| dc.description.abstract | Atmospheric icing can be a nuisance during the winter season in the Northern hemisphere, both in everyday life and for critical infrastructure. The strong adhesive forces between ice and organic coatings typically employed in the protection of steel and composites, and the subsequent ice build-up on coated structures, poses a challenge to operational, and safety aspects of machine and equipment. A promising strategy to mitigate ice build-up is the use of low ice adhesion materials. There are several promising approaches to design low ice adhesion materials ranging from surface structured surfaces, freezing point depression, lubricated surfaces, soft elastomeric materials, and amphiphilic coatings. The latter approach has received much attention recently and though the mechanism responsible for ice adhesion reduction is not fully understood, the ice shear adhesion reduction described in previous reports is likely caused by the interactions between the ice-coating interphase. The ice adhesion reduction is thus not dependent on the mechanical characteristics of the bulk coating, which makes this approach attractive for a wide range of applications ranging from hard and brittle coatings to soft-elastomers.
This project focuses on the synthesis of novel polymeric structures that have amphiphilic properties and are potentially useful in ice release coatings. Amphiphilic graft-copolymers with poly(dimethylsiloxane) (PDMS) and methoxy poly(ethylene glycol) (MPEG)-grafts as the hydrophobic and hydrophilic constituents, respectively, were prepared via a grafted-through approach. The reversible deactivation radical polymerization techniques reverse iodine transfer polymerization (RITP) and atom transfer radical polymerization (ATRP) were explored as a means to improve both control and monomer conversion relative to the widely employed free radical polymerization technique. It was found that improved control and monomer conversion could be obtained with the industrially relevant RITP-technique. The ATRP-procedure gave somewhat improved control over RITP, but the monomer conversion was in most cases low and indicated that the initiators and the catalyst-ligand complexes employed in this work were not optimal for the copolymerization of methacrylate functional PDMS macromonomers and methyl methacrylate. However, the promising results for the copolymerization’s employing RITP were further explored in the preparation of poly(MMA-co-PDMSMA-co-MPEGMA) graft-type amphiphilic copolymers. This resulted in a library of amphiphilic graft-copolymers with a wide range of monomer compositions.
The ice adhesion test methodology also received attention in this thesis. An adaption of a widely used ice shear adhesion test was compared to static friction measurements between ice and three commercially available coatings. The static friction measurements between ice and coatings were shown to relate to the results obtained via the ice shear adhesion and thus suggesting that for these types of coatings, on a macroscopic level, there’s a relation between ice adhesion and ice-friction.
The ice shear adhesion of amphiphilic graft-copolymers incorporated into a polyurethane coating was evaluated.

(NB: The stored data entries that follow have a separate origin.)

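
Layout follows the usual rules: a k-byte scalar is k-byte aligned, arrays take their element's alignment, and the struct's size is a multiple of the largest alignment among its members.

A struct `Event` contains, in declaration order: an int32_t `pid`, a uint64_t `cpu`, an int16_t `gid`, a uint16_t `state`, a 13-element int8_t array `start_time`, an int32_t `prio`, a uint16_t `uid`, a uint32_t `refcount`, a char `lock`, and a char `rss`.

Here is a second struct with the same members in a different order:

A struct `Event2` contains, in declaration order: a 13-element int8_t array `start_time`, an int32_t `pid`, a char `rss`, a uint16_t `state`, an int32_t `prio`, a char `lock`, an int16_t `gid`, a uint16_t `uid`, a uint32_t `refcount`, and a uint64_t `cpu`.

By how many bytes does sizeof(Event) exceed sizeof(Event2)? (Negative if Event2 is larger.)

8

pid at 0 (size 4, align 4) → ends 4
pad 4 to align 8 for cpu
cpu at 8 (size 8, align 8) → ends 16
gid at 16 (size 2, align 2) → ends 18
state at 18 (size 2, align 2) → ends 20
start_time at 20 (size 13, align 1) → ends 33
pad 3 to align 4 for prio
prio at 36 (size 4, align 4) → ends 40
uid at 40 (size 2, align 2) → ends 42
pad 2 to align 4 for refcount
refcount at 44 (size 4, align 4) → ends 48
lock at 48 (size 1, align 1) → ends 49
rss at 49 (size 1, align 1) → ends 50
tail pad 6 to reach multiple of 8
total 56 bytes, alignment 8
— Event2 —
start_time at 0 (size 13, align 1) → ends 13
pad 3 to align 4 for pid
pid at 16 (size 4, align 4) → ends 20
rss at 20 (size 1, align 1) → ends 21
pad 1 to align 2 for state
state at 22 (size 2, align 2) → ends 24
prio at 24 (size 4, align 4) → ends 28
lock at 28 (size 1, align 1) → ends 29
pad 1 to align 2 for gid
gid at 30 (size 2, align 2) → ends 32
uid at 32 (size 2, align 2) → ends 34
pad 2 to align 4 for refcount
refcount at 36 (size 4, align 4) → ends 40
cpu at 40 (size 8, align 8) → ends 48
total 48 bytes, alignment 8
56 − 48 = 8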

The composition and structure of the amphiphilic graft-copolymers were correlated to the ice shear adhesion and wetting properties of the coatings. The coatings having the lowest ice shear adhesion displayed wetting properties that are characteristic of lubricated surfaces i.e., low contact angle hysteresis. It is hypothesized that the liquid-like nature of the PDMS-grafts is responsible for the lubricating nature of these coating and the resulting low ice adhesion properties.
The graft-copolymers with demonstrated ice shear adhesion reduction in a polyurethane coating were also probed as an additive that can enhance ice release properties of commercially available wind turbine blade coatings. It was found that an 85% reduction in ice shear adhesion strength could be achieved by employing 10 weight% graft-copolymer on the solids coating formulation. | en_US |